Pejabat BMKG, Hary Tirto Jatmiko, menjelaskan bahwa SLI Tematik difokuskan pada penguatan ketahanan pangan, sementara SLCN memberikan edukasi khusus bagi nelayan sebelum melaut.
“Harapannya, masyarakat dapat memahami informasi cuaca dan iklim dengan lebih baik sehingga mampu melakukan antisipasi sebelum terjadi cuaca ekstrem maupun dampak iklim yang dapat mengganggu aktivitas mereka,” ujar Hary.
Pelaksanaan kegiatan tidak hanya berisi pemaparan teori. Para peserta juga diberikan simulasi agar mampu menerjemahkan data cuaca dan iklim dari BMKG ke dalam tindakan nyata di lapangan. Metode ini dipilih supaya pengetahuan yang diperoleh mudah diaplikasikan dalam keseharian.
Yusran berharap program ini tidak berhenti pada 88 peserta yang mengikuti pelatihan kali ini. Ia mendorong agar kegiatan serupa terus dimasifkan sehingga jangkauan manfaatnya bisa lebih luas lagi.
“Ini merupakan kegiatan yang manfaatnya sangat besar bagi masyarakat.
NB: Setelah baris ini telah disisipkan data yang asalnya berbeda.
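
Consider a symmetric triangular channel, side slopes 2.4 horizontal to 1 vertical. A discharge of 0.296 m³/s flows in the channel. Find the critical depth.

y_c = 0.315 m

At critical depth, Q² T / (g A³) = 1, i.e. A³/T = Q²/g = 0.296²/9.81 = 0.008931.
Try y = 0.376 m: A³/T = 0.02164 — over.
Try y = 0.228 m: A³/T = 0.001774 — short.
Try y = 0.315 m: A³/T = 0.008932 — ≈ 0.008931.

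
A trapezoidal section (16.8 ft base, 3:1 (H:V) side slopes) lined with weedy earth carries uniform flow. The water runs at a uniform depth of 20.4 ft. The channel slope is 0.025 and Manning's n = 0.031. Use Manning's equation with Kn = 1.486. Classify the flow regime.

supercritical

With bottom width b = 16.8 ft and side slope z = 3: A = (b + zy)y = (16.8 + 3×20.4)×20.4 = 1591 ft²; P = b + 2y√(1+z²) = 16.8 + 2×20.4×3.162 = 145.8 ft.
Hydraulic radius R = A/P = 1591/145.8 = 10.91 ft.
V = (1.486/n) R^(2/3) √S = (1.486/0.031) × 10.91^(2/3) × √0.025 = 37.29 ft/s. Hydraulic depth D_h = A/T = 1591/139.2 = 11.43 ft.
Froude number Fr = V/√(g·D_h) = 37.29/√(32.2×11.43) = 1.94, which is greater than 1, so the flow is supercritical.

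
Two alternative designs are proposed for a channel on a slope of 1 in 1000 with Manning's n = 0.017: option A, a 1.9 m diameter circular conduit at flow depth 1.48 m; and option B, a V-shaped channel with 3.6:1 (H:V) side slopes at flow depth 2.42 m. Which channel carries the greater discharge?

channel B

Channel A: For a circular section of diameter D = 1.9 m at depth y = 1.48 m, the central angle is θ = 2 arccos(1 − 2y/D) = 4.325 rad. Then A = (D²/8)(θ − sin θ) = 2.37 m² and P = Dθ/2 = 4.109 m. Hydraulic radius R = A/P = 2.37/4.109 = 0.5767 m. Q_A = (1/0.017)·2.37·0.5767^(2/3)·√0.001 = 3.054 m³/s.
Channel B: For a triangular section with side slope z = 3.6: A = zy² = 3.6×2.42² = 21.08 m²; P = 2y√(1+z²) = 2×2.42×3.736 = 18.08 m. Hydraulic radius R = A/P = 21.08/18.08 = 1.166 m. Q_B = (1/0.017)·21.08·1.166^(2/3)·√0.001 = 43.44 m³/s.
Q_A = 3.054 m³/s vs Q_B = 43.44 m³/s, so channel B carries more.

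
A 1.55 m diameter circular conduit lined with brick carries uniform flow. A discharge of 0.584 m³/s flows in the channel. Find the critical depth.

y_c = 0.38 m

At critical depth, Q² T / (g A³) = 1, i.e. A³/T = Q²/g = 0.584²/9.81 = 0.03477.
Try y = 0.421 m: A³/T = 0.05164 — over.
Try y = 0.292 m: A³/T = 0.01237 — short.
Try y = 0.38 m: A³/T = 0.03465 — matches.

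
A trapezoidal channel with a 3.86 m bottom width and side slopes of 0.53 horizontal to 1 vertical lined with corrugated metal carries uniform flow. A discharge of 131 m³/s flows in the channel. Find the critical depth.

y_c = 4.04 m

At critical depth, Q² T / (g A³) = 1, i.e. A³/T = Q²/g = 131²/9.81 = 1749.
Try y = 4.44 m: A³/T = 2451 — too large.
Try y = 3.54 m: A³/T = 1100 — too small.
Try y = 4.04 m: A³/T = 1750 — matches.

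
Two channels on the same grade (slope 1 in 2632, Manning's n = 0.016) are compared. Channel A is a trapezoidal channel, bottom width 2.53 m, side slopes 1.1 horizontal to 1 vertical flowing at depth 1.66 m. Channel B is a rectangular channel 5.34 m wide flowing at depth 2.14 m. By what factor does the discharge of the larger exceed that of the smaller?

1.81

Channel A: With bottom width b = 2.53 m and side slope z = 1.1: A = (b + zy)y = (2.53 + 1.1×1.66)×1.66 = 7.231 m²; P = b + 2y√(1+z²) = 2.53 + 2×1.66×1.487 = 7.466 m. Hydraulic radius R = A/P = 7.231/7.466 = 0.9686 m. Q_A = (1/0.016)·7.231·0.9686^(2/3)·√0.0003799 = 8.624 m³/s.
Channel B: Flow area A = b·y = 5.34 × 2.14 = 11.43 m². Wetted perimeter P = b + 2y = 5.34 + 2×2.14 = 9.62 m. Hydraulic radius R = A/P = 11.43/9.62 = 1.188 m. Q_B = (1/0.016)·11.43·1.188^(2/3)·√0.0003799 = 15.62 m³/s.
The larger discharge is 15.62 m³/s and the smaller is 8.624 m³/s; the ratio is 1.81.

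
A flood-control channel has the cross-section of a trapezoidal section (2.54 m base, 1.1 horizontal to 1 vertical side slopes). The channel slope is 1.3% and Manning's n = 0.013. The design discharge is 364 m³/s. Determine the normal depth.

y_n = 3.94 m

Manning's equation rearranged: A R^(2/3) = nQ / (1·√S) = 0.013 × 364 / (√0.013) = 41.5.
At y = 3.01 m: A R^(2/3) = 23.41 — low.
At y = 3.94 m: A R^(2/3) = 41.55 — close enough.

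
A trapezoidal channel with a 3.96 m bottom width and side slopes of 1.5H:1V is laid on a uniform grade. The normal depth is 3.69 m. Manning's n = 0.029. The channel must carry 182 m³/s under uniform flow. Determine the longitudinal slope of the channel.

S = 0.00883

With bottom width b = 3.96 m and side slope z = 1.5: A = (b + zy)y = (3.96 + 1.5×3.69)×3.69 = 35.04 m²; P = b + 2y√(1+z²) = 3.96 + 2×3.69×1.803 = 17.26 m.
Hydraulic radius R = A/P = 35.04/17.26 = 2.029 m.
From Manning's equation, S = [nQ / (1 A R^(2/3))]² = [0.029 × 182 / (1 × 35.04 × 2.029^(2/3))]² = 0.00883.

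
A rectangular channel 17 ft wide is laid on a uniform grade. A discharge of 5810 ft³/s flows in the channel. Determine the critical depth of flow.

For a rectangular channel, critical depth y_c = (q²/g)^(1/3) where q = Q/b = 5810/17 = 341.8 ft²/s.
So y_c = (341.8²/32.2)^(1/3) = 15.4 ft.

y_c = 15.4 ft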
Kami berharap program seperti ini tidak berhenti pada 88 peserta saja, tetapi dapat terus dimasifkan agar pengetahuan yang diperoleh bisa menyebar lebih luas,” katanya.
Ia juga menyampaikan apresiasi kepada Komisi V DPR RI, BMKG, pemerintah desa, serta seluruh pihak yang mendukung terselenggaranya SLI Tematik dan SLCN di Kabupaten Kubu Raya.
Melalui program ini, pemanfaatan informasi cuaca dan iklim diharapkan semakin optimal. Pada akhirnya, hal itu berkontribusi terhadap peningkatan produktivitas pertanian dan perikanan, penguatan ketahanan pangan, serta kesejahteraan masyarakat Kubu Raya secara keseluruhan.